A long-standing paradigm in the oncology field is that cancer is driven by activating mutations in genes such as KRAS that lead to dysregulation of intracellular signaling pathways that finally lead to uncontrolled proliferation, resistance to apoptosis or to a blockade in terminal differentiation. Our preliminary data generated with a mouse model of overexpression of the wild type form of Rras2, a close relative to KRAS, leads to breast cancer in a short timeframe, without the need for additional intentional modifications of the mouse genome.

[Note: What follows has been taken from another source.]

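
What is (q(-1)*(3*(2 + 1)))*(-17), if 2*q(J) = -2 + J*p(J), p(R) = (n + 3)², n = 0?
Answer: 1683/2 ≈ 841.50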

Breast tumors in those mice, termed R26-Rras2, quickly develop in breeding females soon after labor or during the breast-feeding period but not in nulliparous mice. These data point out to Rras2 being involved in the development of breast tumors related perhaps to the intense proliferation of mammary gland epithelium ocurring during pregnancy and/or during lactation. The phenotype of our Rosa26-Rras2 mice could thus be related to a transient increase in maternal breast cancer risk that peaks in women 5 years following delivery and levels off 15 years postpartum.
Female and male mice that overexpress wild type Rras2 also develop an indolent B cell leukemia that is reminiscent of human B cell chronic lymphocytic leukemia (B-CLL). This could be related to the signaling function of this GTPase directly downstream of the B cell Receptor.